Костя хмурился и по–прежнему крепко держал его под руку.

– Пойдём.

– Куда? – спросил Сомов.

– Пойдём, сядешь.

Он отвёл его в беседку, где хлопотали женщины и полз запах еды. Сомову не хотелось оставаться тут, но, чтобы не задерживать сына, послушно опустился на обшарпанный канцелярский стул (и откуда он взялся здесь!) между кадкой с лимонным деревом и корытом, что висело на выбеленном, в виноградных листьях столбе.

– Иди, Костик. Выведи тётю Валю.

Сын ушел. Два примуса взапуски шумели на цементном полу. Галочка, фартуком повязав вафельное полотенце, раскатывала на столе тесто. В огромную кастрюлю крошила что‑то Люба.

– Скоро и мне предстоит то же, – проронила она. – Не за горами.

На него испуганно оглянулась Галочка. Сомов успокоил её улыбкой.

– Все правильно. – И прибавил, потешаясь: – Может, и меня заодно отгулять?

Теперь его увидели все, всполошились, и только на одутловатом лице жены не было ни растерянности, ни удивления.

– Подкрался, – сказала.

А её помощницам было неловко перед ним, они зарделись, и это очень шло им.

Сомов не унимался.

– А что, неплохо б погулять на собственных поминках. А, мать? А то ведь несправедливо: чествуют человека, а человека нет.

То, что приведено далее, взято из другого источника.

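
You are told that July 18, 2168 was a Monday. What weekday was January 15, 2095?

Saturday

Count forward from the earlier date (January 15, 2095) to the later (July 18, 2168):
Day-of-year of January 15, 2095: 15.
Day-of-year of July 18, 2168: 200.
2095 has 365 days, so 365 − 15 = 350 days remain in 2095.
Full years 2096–2167: 55 common + 17 leap = 55×365 + 17×366 = 26297 days.
Total: 350 + 26297 + 200 = 26847 days.
26847 mod 7 = 2, so 2 days before Monday is Saturday.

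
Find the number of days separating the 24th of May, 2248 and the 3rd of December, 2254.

Day-of-year of May 24, 2248: 145.
Day-of-year of December 3, 2254: 337.
2248 has 366 days, so 366 − 145 = 221 days remain in 2248.
Full years: 2249: 365; 2250: 365; 2251: 365; 2252: 366; 2253: 365. Sum = 1826.
Total: 221 + 1826 + 337 = 2384 days.

2384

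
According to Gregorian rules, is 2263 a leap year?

No

2263 is not a leap year.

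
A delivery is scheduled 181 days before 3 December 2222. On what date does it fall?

5 June 2222

Count 181 days before December 3, 2222:
June 2222: 30 − 5 = 25 days remain.
Then July (31), August (31), September (30), October (31), November (30): 31 + 31 + 30 + 31 + 30 = 153 days.
December 1–3, 2222: 3 days.
Total: 25 + 153 + 3 = 181 days.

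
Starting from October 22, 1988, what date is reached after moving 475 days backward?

July 5, 1987

Count 475 days before October 22, 1988:
Day-of-year of July 5, 1987: 186.
Day-of-year of October 22, 1988: 296.
1987 has 365 days, so 365 − 186 = 179 days remain in 1987.
Total: 179 + 296 = 475 days.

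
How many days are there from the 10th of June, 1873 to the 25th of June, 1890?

Day-of-year of June 10, 1873: 161.
Day-of-year of June 25, 1890: 176.
1873 has 365 days, so 365 − 161 = 204 days remain in 1873.
Full years 1874–1889: 12 common + 4 leap = 12×365 + 4×366 = 5844 days.
Total: 204 + 5844 + 176 = 6224 days.

6224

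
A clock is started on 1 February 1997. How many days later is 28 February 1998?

392

Day-of-year of February 1, 1997: 32.
Day-of-year of February 28, 1998: 59.
1997 has 365 days, so 365 − 32 = 333 days remain in 1997.
Total: 333 + 59 = 392 days.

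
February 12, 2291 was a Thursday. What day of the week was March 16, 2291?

Monday

February 2291: 28 − 12 = 16 days remain (2291 is not a leap year, so February has 28 days).
March 1–16, 2291: 16 days.
Total: 16 + 16 = 32 days.
32 mod 7 = 4, so 4 days after Thursday is Monday.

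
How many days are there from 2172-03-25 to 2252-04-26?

29251

Day-of-year of March 25, 2172: 85.
Day-of-year of April 26, 2252: 117.
2172 has 366 days, so 366 − 85 = 281 days remain in 2172.
Full years 2173–2251: 61 common + 18 leap = 61×365 + 18×366 = 28853 days.
Total: 281 + 28853 + 117 = 29251 days.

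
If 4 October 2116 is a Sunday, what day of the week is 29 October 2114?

Count forward from the earlier date (October 29, 2114) to the later (October 4, 2116):
October 2114: 31 − 29 = 2 days remain.
Then 23 full months totalling 700 days.
October 1–4, 2116: 4 days.
Total: 2 + 700 + 4 = 706 days.
706 mod 7 = 6, so 6 days before Sunday is Monday.

Monday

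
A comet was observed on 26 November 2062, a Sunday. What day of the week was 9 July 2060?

Friday

Count forward from the earlier date (July 9, 2060) to the later (November 26, 2062):
July 9, 2060 → July 9, 2061: 365 days.
July 9, 2061 → July 9, 2062: 365 days.
July 2062: 31 − 9 = 22 days remain.
Then August (31), September (30), October (31): 31 + 30 + 31 = 92 days.
November 1–26, 2062: 26 days.
Residual: 140 days.
Total: 870 days.
870 mod 7 = 2, so 2 days before Sunday is Friday.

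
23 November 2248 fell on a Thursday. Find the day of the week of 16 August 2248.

Wednesday

Count forward from the earlier date (August 16, 2248) to the later (November 23, 2248):
August 2248: 31 − 16 = 15 days remain.
Then September (30), October (31): 30 + 31 = 61 days.
November 1–23, 2248: 23 days.
Total: 15 + 61 + 23 = 99 days.
99 mod 7 = 1, so 1 day before Thursday is Wednesday.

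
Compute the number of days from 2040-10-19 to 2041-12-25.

432

October 19, 2040 → October 19, 2041: 365 days.
October 2041: 31 − 19 = 12 days remain.
Then November (30): 30 days.
December 1–25, 2041: 25 days.
Residual: 67 days.
Total: 432 days.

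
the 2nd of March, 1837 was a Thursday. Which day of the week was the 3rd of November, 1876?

Friday

Day-of-year of March 2, 1837: 61.
Day-of-year of November 3, 1876: 308.
1837 has 365 days, so 365 − 61 = 304 days remain in 1837.
Full years 1838–1875: 29 common + 9 leap = 29×365 + 9×366 = 13879 days.
Total: 304 + 13879 + 308 = 14491 days.
14491 mod 7 = 1, so 1 day after Thursday is Friday.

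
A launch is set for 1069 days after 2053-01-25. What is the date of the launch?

2055-12-30

Count 1069 days after January 25, 2053:
Day-of-year of January 25, 2053: 25.
Day-of-year of December 30, 2055: 364.
2053 has 365 days, so 365 − 25 = 340 days remain in 2053.
Full years: 2054: 365. Sum = 365.
Total: 340 + 365 + 364 = 1069 days.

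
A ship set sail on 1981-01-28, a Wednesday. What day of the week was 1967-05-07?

Count forward from the earlier date (May 7, 1967) to the later (January 28, 1981):
Day-of-year of May 7, 1967: 127.
Day-of-year of January 28, 1981: 28.
1967 has 365 days, so 365 − 127 = 238 days remain in 1967.
Full years 1968–1980: 9 common + 4 leap = 9×365 + 4×366 = 4749 days.
Total: 238 + 4749 + 28 = 5015 days.
5015 mod 7 = 3, so 3 days before Wednesday is Sunday.

Sunday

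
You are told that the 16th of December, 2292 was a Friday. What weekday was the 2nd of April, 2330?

Day-of-year of December 16, 2292: 351.
Day-of-year of April 2, 2330: 92.
2292 has 366 days, so 366 − 351 = 15 days remain in 2292.
Full years 2293–2329: 29 common + 8 leap = 29×365 + 8×366 = 13513 days.
Total: 15 + 13513 + 92 = 13620 days.
13620 mod 7 = 5, so 5 days after Friday is Wednesday.

Wednesday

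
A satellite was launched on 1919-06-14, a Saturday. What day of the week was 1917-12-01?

Count forward from the earlier date (December 1, 1917) to the later (June 14, 1919):
December 1917: 31 − 1 = 30 days remain.
Then 17 full months totalling 516 days.
June 1–14, 1919: 14 days.
Total: 30 + 516 + 14 = 560 days.
560 is a multiple of 7, so 1917-12-01 falls on the same weekday: Saturday.

Saturday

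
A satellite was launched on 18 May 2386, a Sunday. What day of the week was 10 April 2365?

Count forward from the earlier date (April 10, 2365) to the later (May 18, 2386):
From April 10, 2365 to April 10, 2386: 21 years, of which 5 contain a Feb 29 — 16×365 + 5×366 = 7670 days.
April 2386: 30 − 10 = 20 days remain.
May 1–18, 2386: 18 days.
Residual: 38 days.
Total: 7708 days.
7708 mod 7 = 1, so 1 day before Sunday is Saturday.

Saturday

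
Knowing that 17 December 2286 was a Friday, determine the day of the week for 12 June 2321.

Sunday

From December 17, 2286 to December 17, 2320: 34 years, of which 8 contain a Feb 29 — 26×365 + 8×366 = 12418 days.
(2300 is not a leap year (divisible by 100 but not 400).)
December 2320: 31 − 17 = 14 days remain.
Then January (31), February 2321 (28), March (31), April (30), May (31): 31 + 28 + 31 + 30 + 31 = 151 days.
June 1–12, 2321: 12 days.
Residual: 177 days.
Total: 12595 days.
12595 mod 7 = 2, so 2 days after Friday is Sunday.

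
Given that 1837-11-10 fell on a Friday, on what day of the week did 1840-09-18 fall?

November 10, 1837 → November 10, 1838: 365 days.
November 10, 1838 → November 10, 1839: 365 days.
November 1839: 30 − 10 = 20 days remain.
Then 9 full months totalling 275 days.
September 1–18, 1840: 18 days.
Residual: 313 days.
Total: 1043 days.
1043 is a multiple of 7, so 1840-09-18 falls on the same weekday: Friday.

Friday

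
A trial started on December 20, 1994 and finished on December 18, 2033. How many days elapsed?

Day-of-year of December 20, 1994: 354.
Day-of-year of December 18, 2033: 352.
1994 has 365 days, so 365 − 354 = 11 days remain in 1994.
Full years 1995–2032: 28 common + 10 leap = 28×365 + 10×366 = 13880 days.
Total: 11 + 13880 + 352 = 14243 days.

14243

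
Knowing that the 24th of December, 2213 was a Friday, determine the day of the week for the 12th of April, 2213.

Count forward from the earlier date (April 12, 2213) to the later (December 24, 2213):
April 2213: 30 − 12 = 18 days remain.
Then May (31), June (30), July (31), August (31), September (30), October (31), November (30): 31 + 30 + 31 + 31 + 30 + 31 + 30 = 214 days.
December 1–24, 2213: 24 days.
Total: 18 + 214 + 24 = 256 days.
256 mod 7 = 4, so 4 days before Friday is Monday.

Monday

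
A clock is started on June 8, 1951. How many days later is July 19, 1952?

407

Day-of-year of June 8, 1951: 159.
Day-of-year of July 19, 1952: 201.
1951 has 365 days, so 365 − 159 = 206 days remain in 1951.
Total: 206 + 201 = 407 days.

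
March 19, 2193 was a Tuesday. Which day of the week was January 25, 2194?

Saturday

March 2193: 31 − 19 = 12 days remain.
Then 9 full months totalling 275 days.
January 1–25, 2194: 25 days.
Total: 12 + 275 + 25 = 312 days.
312 mod 7 = 4, so 4 days after Tuesday is Saturday.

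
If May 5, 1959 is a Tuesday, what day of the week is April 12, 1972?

Wednesday

Day-of-year of May 5, 1959: 125.
Day-of-year of April 12, 1972: 103.
1959 has 365 days, so 365 − 125 = 240 days remain in 1959.
Full years 1960–1971: 9 common + 3 leap = 9×365 + 3×366 = 4383 days.
Total: 240 + 4383 + 103 = 4726 days.
4726 mod 7 = 1, so 1 day after Tuesday is Wednesday.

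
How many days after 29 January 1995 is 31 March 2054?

21611

Day-of-year of January 29, 1995: 29.
Day-of-year of March 31, 2054: 90.
1995 has 365 days, so 365 − 29 = 336 days remain in 1995.
Full years 1996–2053: 43 common + 15 leap = 43×365 + 15×366 = 21185 days.
Total: 336 + 21185 + 90 = 21611 days.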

Женщины конфузливо улыбались, Люба же, как ни в чем не бывало, продолжала крошить что‑то. В беседку влетела Ляля Берковская – шумная, накрашенная, с букетом роскошных роз. Слегка понизив для приличия голос, тараторила о своём, а Сомов следил за ней глазами и улыбался.

– Здравствуй, Ляля. Ты на свадьбу?

На мгновенье Ляля обмерла.

– Дядя Паша! – Бросилась к нему, расцеловала. Ничего не боялся этот дьявол в юбке, а уж каких‑то там палочек Коха – тем более. Жизнь ого как трепала её – и мужа сажали, и квартиру обворовывали, и сама под машину попадала – дважды! – но держалась молодцом, и Сомов любил её за это – пожалуй, единственную из всей многочисленной Любиной родни.

Небрежно сдвинула Ляля зазвеневшую посуду, угол стола освобождая, выложила десятку.

– Давайте, бабоньки, кто сколько может. Помочь надо тёте Вале. Потом наберутся как черти – не до того будет. А, Раечка? Давай, милая, давай. Для тёти Вали.

Подошедшая только что Рая Кубасова насторожённо застыла у кадки с лимоном.

– Мы уже сделали для тёти Вали, – проговорила она. – Продукты привезли. Мясо, жир…

Ляля махнула рукой.

– Жир! Да вы полстоловой могли привезти.

На лице Раи выступил румянец.

– Ты бы прикусила язычок.

Не одни здесь, намекала, но Ляля не желала понимать намёков.

– А чего мне его кусать! Живите как хотите – я не считаю чужих денег. Но тёте Вале помочь надо. На пенсию не растанцуешься особо, а расходы вон какие.

«Молодец Лялька, – мысленно одобрил Сомов. – Ах, молодец!»

Приплыла Шура Баранова – вспотевшая, задыхающаяся от своей непомерной толщины. То к одной, то к другой поворачивала красное лицо, согласно кивнула обеим, потом сообразила, о чем речь, торопливо полезла в сумку.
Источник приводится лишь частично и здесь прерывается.